If that occurs, Johnston said, the committee recommends instead expanding the plant in the waterfront Windjammer Park by building on a membrane bioreactor plant. It’s estimated to cost $24 million.

The idea of expanding the facility would seem to fly in the face of the Windjammer Plan for redeveloping downtown Oak Harbor and the waterfront. One of the consultant’s prominent recommendations was to remove the aesthetically-challenged, often-stinky plant from the midst of Windjammer Park.

But Johnston pointed out that committee members visited several state-of-the-art facilities and found they can actually be attractive buildings. He said the Edmonds treatment plant, for example, hosts weddings, is near a city park and generates few odor complaints.

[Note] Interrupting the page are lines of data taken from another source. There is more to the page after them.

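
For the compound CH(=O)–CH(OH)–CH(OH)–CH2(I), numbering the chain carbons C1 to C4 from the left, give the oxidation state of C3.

Bonds to more-electronegative neighbours contribute +1 each, bonds to H or metals contribute −1 each, and C–C bonds contribute 0.
C3 has one bond to C (0), one bond to C (0), one bond to H (-1), one bond to O (+1).
Oxidation state = 0 + 0 − 1 + 1 = 0.

0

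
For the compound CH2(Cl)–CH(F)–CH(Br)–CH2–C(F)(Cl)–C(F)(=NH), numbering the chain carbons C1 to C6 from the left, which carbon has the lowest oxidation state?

C4

Count +1 for every bond to an atom more electronegative than carbon and −1 for every bond to one less electronegative; C–C bonds are 0. Tallying each carbon:
C1: 1C, 2H, 1Cl → 0 − 2 + 1 = -1
C2: 2C, 1H, 1F → 0 − 1 + 1 = 0
C3: 2C, 1H, 1Br → 0 − 1 + 1 = 0
C4: 2C, 2H → 0 − 2 = -2
C5: 2C, 1F, 1Cl → 0 + 1 + 1 = +2
C6: 1C, 2N, 1F → 0 + 2 + 1 = +3
The most reduced carbon is C4 at -2.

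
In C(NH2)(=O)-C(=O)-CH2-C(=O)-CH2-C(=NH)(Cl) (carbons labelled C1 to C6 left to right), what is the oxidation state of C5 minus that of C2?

-4

C5: 2C, 2H → 0 − 2 = -2
C2: 2C, 2O → 0 + 2 = +2
Difference: -2 − (+2) = -4.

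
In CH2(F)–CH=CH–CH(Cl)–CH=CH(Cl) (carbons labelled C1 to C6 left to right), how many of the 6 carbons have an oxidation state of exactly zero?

2

Each bond to a more electronegative atom (O, N, halogen) counts +1, each bond to a less electronegative atom (H, metal, B, Si) counts −1, and each C–C bond counts 0. Tallying each carbon:
C1: 1C, 2H, 1F → 0 − 2 + 1 = -1
C2: 3C, 1H → 0 − 1 = -1
C3: 3C, 1H → 0 − 1 = -1
C4: 2C, 1H, 1Cl → 0 − 1 + 1 = 0
C5: 3C, 1H → 0 − 1 = -1
C6: 2C, 1H, 1Cl → 0 − 1 + 1 = 0
2 carbons (C4, C6) meet the condition.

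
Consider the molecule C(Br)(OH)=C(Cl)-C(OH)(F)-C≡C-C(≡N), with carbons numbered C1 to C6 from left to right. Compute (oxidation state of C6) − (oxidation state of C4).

+3

C6: 1C, 3N → 0 + 3 = +3
C4: 4C → 0 = 0
Difference: +3 − (0) = +3.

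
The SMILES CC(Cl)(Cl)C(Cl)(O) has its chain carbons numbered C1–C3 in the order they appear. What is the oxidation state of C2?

+2

Each bond to a more electronegative atom (O, N, halogen) counts +1, each bond to a less electronegative atom (H, metal, B, Si) counts −1, and each C–C bond counts 0.
C2 has one bond to C (0), one bond to C (0), one bond to Cl (+1), one bond to Cl (+1).
Oxidation state = 0 + 0 + 1 + 1 = +2.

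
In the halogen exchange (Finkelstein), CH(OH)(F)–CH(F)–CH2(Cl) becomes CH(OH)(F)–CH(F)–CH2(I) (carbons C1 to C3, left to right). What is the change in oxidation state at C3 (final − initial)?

Before: C3 has 1 bond to C, 2 bonds to H, 1 bond to Cl → oxidation state -1.
After: C3 has 1 bond to C, 2 bonds to H, 1 bond to I → oxidation state -1.
Δ = -1 − (-1) = 0, so no net redox change at C3.

0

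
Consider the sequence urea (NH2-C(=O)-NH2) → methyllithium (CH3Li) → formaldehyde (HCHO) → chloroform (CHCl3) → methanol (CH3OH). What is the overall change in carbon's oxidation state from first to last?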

“Sewer treatment plants don’t have to look like sewer treatment plants,” he said.

Also, Johnston said an expanded facility at Windjammer would make sense because the city could use the treated “gray water” in the park.

The committee looked at building a sewer treatment plant at the Old City Shop at the north end of City Beach Street, but they found that it was too small to provide treatment capacity for 20 years.

While the costs of an expanded system will be large, Johnston pointed out that the local environment will definitely benefit. The state Puget Sound Action Team’s report, “State of the Sound 2007,” says that nutrient and pathogen pollution are major concerns and it identifies wastewater treatment plants as primary sources of these pollutants.

Johnston said nitrogen limits in effluent discharged by plants are very likely to be enforced in the near future. The city would have to build a facility that uses an activated sludge process or a membrane bioreactor to comply with such a regulation.

The city’s plant at Windjammer Park complies with all the state’s current regulations — and even has won awards — but it’s old, worn and doesn’t deal with nitrogen. It treats sewage with rotating biological contactor tanks and is one of the last such plants in operation in Western Washington.

In a visual demonstration at the council meeting, Johnston held up a bottle of the murky water that the city discharges along side crystal-clear water from a facility with newer technology.